Tried to save Larry - I knew in the back of my mind he was screwed but I wanted to give him a chance at least. I was trying to be nice to him the whole episode and was sad it had to end that way.
Spared both St. Johns - Danny was stuck in the same trap in David, and considering what happened last time WITH a doctor of sorts, he was screwed. Andy was broken and everyone was watching, he wasn't coming after us.
Stole from the car - I thought it was possibly Jolene's, and it didn't look like anyone was coming back (Oh how wrong I was...). Everyone was hungry the entire episode, so this was necessary I thought.
Episode 3
Shot Beatrice - She was going out in a BAD way, the way Kenny described leaving her made it sound all the worse too.
Left Lilly - I was starting to side with her sorta until she shot Doug. You shoot one of our own like that, we leave you. Simple as that.
Talked Kenny down - I didn't want to make things worse for him.
Shot Duck - His parents shouldn't have had to do that. It was harder than I expected, because I finally started to like the kid, but oh well.
Helped Omid - His Leg just got fucked! I don't care if Christa's a woman, and I didn't catch onto her possible pregnancy yet.
Episode 4
Killed the boy myself - I sort of regret this, I think Kenny should have faces his demons himself, but I did it myself to spare him the pain.
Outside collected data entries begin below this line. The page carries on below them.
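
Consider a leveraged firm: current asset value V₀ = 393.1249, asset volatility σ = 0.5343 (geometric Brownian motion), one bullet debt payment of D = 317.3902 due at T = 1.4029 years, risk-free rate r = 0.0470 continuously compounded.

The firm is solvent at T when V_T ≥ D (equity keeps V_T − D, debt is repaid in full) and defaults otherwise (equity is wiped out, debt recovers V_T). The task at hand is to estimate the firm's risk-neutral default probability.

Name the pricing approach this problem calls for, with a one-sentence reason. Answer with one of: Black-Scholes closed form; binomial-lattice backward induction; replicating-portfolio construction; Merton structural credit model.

framework: Merton structural credit model

Key observation: assets follow a GBM and default happens iff V_T < 317.3902; valuing claims on that split (equity as a call, risky debt as the residual) is the structural model's definition.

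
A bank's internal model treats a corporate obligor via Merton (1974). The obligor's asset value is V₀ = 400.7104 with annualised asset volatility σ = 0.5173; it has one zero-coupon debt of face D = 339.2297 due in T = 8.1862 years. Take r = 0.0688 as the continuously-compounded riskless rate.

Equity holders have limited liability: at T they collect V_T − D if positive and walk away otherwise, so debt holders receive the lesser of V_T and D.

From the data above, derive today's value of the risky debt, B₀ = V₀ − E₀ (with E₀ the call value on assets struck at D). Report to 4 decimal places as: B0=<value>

With assets at 400.7104 and a single debt payment of 339.2297 at 8.1862 years:
d₁ = [ln(V₀/D) + (r + σ²/2)T] / (σ√T)
   = [ln(400.7104/339.2297) + (0.0688 + 0.5·0.5173²)·8.1862] / (0.5173·√8.1862)
   = [0.166562 + 1.658521] / 1.480075 = 1.233102
d₂ = d₁ − σ√T = 1.233102 − 1.480075 = -0.246973
N(d₁) = 0.891231,  N(d₂) = 0.402465,  e^(−rT) = 0.569378
E₀ = V₀·N(d₁) − D·e^(−rT)·N(d₂)
   = 400.7104·0.891231 − 339.2297·0.569378·0.402465 = 279.389556
B₀ = V₀ − E₀ = 400.7104 − 279.389556 = 121.320844

B0=121.3208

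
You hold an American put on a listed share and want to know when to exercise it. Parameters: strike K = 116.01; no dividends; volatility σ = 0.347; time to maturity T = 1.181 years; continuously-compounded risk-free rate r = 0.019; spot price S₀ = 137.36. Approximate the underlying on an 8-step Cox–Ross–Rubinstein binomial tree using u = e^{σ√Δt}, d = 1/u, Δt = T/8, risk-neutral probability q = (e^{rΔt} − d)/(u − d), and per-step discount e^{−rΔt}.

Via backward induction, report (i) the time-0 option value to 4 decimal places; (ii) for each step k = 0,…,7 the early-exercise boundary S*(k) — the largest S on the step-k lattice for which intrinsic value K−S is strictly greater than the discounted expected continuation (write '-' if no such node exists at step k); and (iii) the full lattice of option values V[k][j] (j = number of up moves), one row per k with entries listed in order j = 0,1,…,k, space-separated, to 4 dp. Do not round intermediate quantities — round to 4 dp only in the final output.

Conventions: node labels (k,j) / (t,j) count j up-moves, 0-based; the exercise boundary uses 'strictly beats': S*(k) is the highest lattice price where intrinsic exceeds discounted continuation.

price = 9.6957
boundary = - - - - - 70.5261 80.5846 92.0776
tree:
9.6957
14.0623 4.9692
19.8657 7.7877 1.9110
27.2084 11.9388 3.2860 0.4158
35.9322 17.8120 5.5752 0.7977 0.0000
45.4839 25.6801 9.2977 1.5301 0.0000 0.0000
54.2868 35.4254 15.1557 2.9352 0.0000 0.0000 0.0000
61.9911 45.4839 23.9324 5.6303 0.0000 0.0000 0.0000 0.0000
68.7336 54.2868 35.4254 10.8002 0.0000 0.0000 0.0000 0.0000 0.0000

params: Δt=0.14763 u=1.14262 d=0.87518 q=0.47722 e^(-rΔt)=0.99720
t_8 payoffs: 68.7336 54.2868 35.4254 10.8002 0.0000 0.0000 0.0000 0.0000 0.0000
t_7: node(7,0) S=54.0189 payoff=61.9911 vs cont=61.6661 → 61.9911 [stop]  node(7,1) S=70.5261 payoff=45.4839 vs cont=45.1589 → 45.4839 [stop]  node(7,2) S=92.0776 payoff=23.9324 vs cont=23.6074 → 23.9324 [stop]  node(7,3) S=120.2149 payoff=0.0000 vs cont=5.6303 → 5.6303 [wait]  node(7,4) S=156.9504 payoff=0.0000 vs cont=0.0000 → 0.0000 [wait]  node(7,5) S=204.9115 payoff=0.0000 vs cont=0.0000 → 0.0000 [wait]  node(7,6) S=267.5287 payoff=0.0000 vs cont=0.0000 → 0.0000 [wait]  node(7,7) S=349.2806 payoff=0.0000 vs cont=0.0000 → 0.0000 [wait]  ⇒ S*(7)=92.0776
t_6: node(6,0) S=61.7232 payoff=54.2868 vs cont=53.9619 → 54.2868 [stop]  node(6,1) S=80.5846 payoff=35.4254 vs cont=35.1004 → 35.4254 [stop]  node(6,2) S=105.2098 payoff=10.8002 vs cont=15.1557 → 15.1557 [wait]  node(6,3) S=137.3600 payoff=0.0000 vs cont=2.9352 → 2.9352 [wait]  node(6,4) S=179.3347 payoff=0.0000 vs cont=0.0000 → 0.0000 [wait]  node(6,5) S=234.1361 payoff=0.0000 vs cont=0.0000 → 0.0000 [wait]  node(6,6) S=305.6838 payoff=0.0000 vs cont=0.0000 → 0.0000 [wait]  ⇒ S*(6)=80.5846
t_5: node(5,0) S=70.5261 payoff=45.4839 vs cont=45.1589 → 45.4839 [stop]  node(5,1) S=92.0776 payoff=23.9324 vs cont=25.6801 → 25.6801 [wait]  node(5,2) S=120.2149 payoff=0.0000 vs cont=9.2977 → 9.2977 [wait]  node(5,3) S=156.9504 payoff=0.0000 vs cont=1.5301 → 1.5301 [wait]  node(5,4) S=204.9115 payoff=0.0000 vs cont=0.0000 → 0.0000 [wait]  node(5,5) S=267.5287 payoff=0.0000 vs cont=0.0000 → 0.0000 [wait]  ⇒ S*(5)=70.5261
t_4: node(4,0) S=80.5846 payoff=35.4254 vs cont=35.9322 → 35.9322 [wait]  node(4,1) S=105.2098 payoff=10.8002 vs cont=17.8120 → 17.8120 [wait]  node(4,2) S=137.3600 payoff=0.0000 vs cont=5.5752 → 5.5752 [wait]  node(4,3) S=179.3347 payoff=0.0000 vs cont=0.7977 → 0.7977 [wait]  node(4,4) S=234.1361 payoff=0.0000 vs cont=0.0000 → 0.0000 [wait]  ⇒ S*(4)=-
t_3: node(3,0) S=92.0776 payoff=23.9324 vs cont=27.2084 → 27.2084 [wait]  node(3,1) S=120.2149 payoff=0.0000 vs cont=11.9388 → 11.9388 [wait]  node(3,2) S=156.9504 payoff=0.0000 vs cont=3.2860 → 3.2860 [wait]  node(3,3) S=204.9115 payoff=0.0000 vs cont=0.4158 → 0.4158 [wait]  ⇒ S*(3)=-
t_2: node(2,0) S=105.2098 payoff=10.8002 vs cont=19.8657 → 19.8657 [wait]  node(2,1) S=137.3600 payoff=0.0000 vs cont=7.7877 → 7.7877 [wait]  node(2,2) S=179.3347 payoff=0.0000 vs cont=1.9110 → 1.9110 [wait]  ⇒ S*(2)=-
t_1: node(1,0) S=120.2149 payoff=0.0000 vs cont=14.0623 → 14.0623 [wait]  node(1,1) S=156.9504 payoff=0.0000 vs cont=4.9692 → 4.9692 [wait]  ⇒ S*(1)=-
t_0: node(0,0) S=137.3600 payoff=0.0000 vs cont=9.6957 → 9.6957 [wait]  ⇒ S*(0)=-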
I was honest to Vernon - I didn't want to be a douche to them, I just wanted directions out.
Brought Clem to Crawford - NO WAY am I leaving Clem with basically no protection against possible zombies and an almost definite chance of Campman. She seemed to be growing some trust issues too, and I doubt if we got into firefight that they would aim for Clem over anyone else.
Pulled Ben up - I was ready to kill him first chance I got after the axe, and everything else he did that episode REALLY didn't help, but I rethought it after Clem stepped in on the argument and decided that he didn't need to die. I'm glad I pulled him up too.
Showed my bite - I HATE the cliche of the guy hiding his bite and screwing everyone else over. I trusted everyone too.
Everyone went with me - Kenny needing some convincing, but Christa and Omid went no questions asked, and Ben went of his own will after I told him to decide for himself.
Episode 5 (this is too long...sorry)
"Fuck it, cut it off" - Maybe I can buy some time? Maybe Telltale will throw canon to the wind and Lee will live? No? Fuck it, cut it off anyway!
Stayed calm with Kenny - I recognized that click bait riiiight away...
Surrendered my weapons - I wanted to talk Campman down, show him I wasn't some violent monster.
Clem killed him - I wanted to give him ONE last chance, he blew it. Still makes me sad that Clem had to kill him though...
Clem shot me dead - She obviously didn't want Lee to turn, and it's traumatizing either way. I didn't want her to be haunted by the fact that she could have stopped him from turning.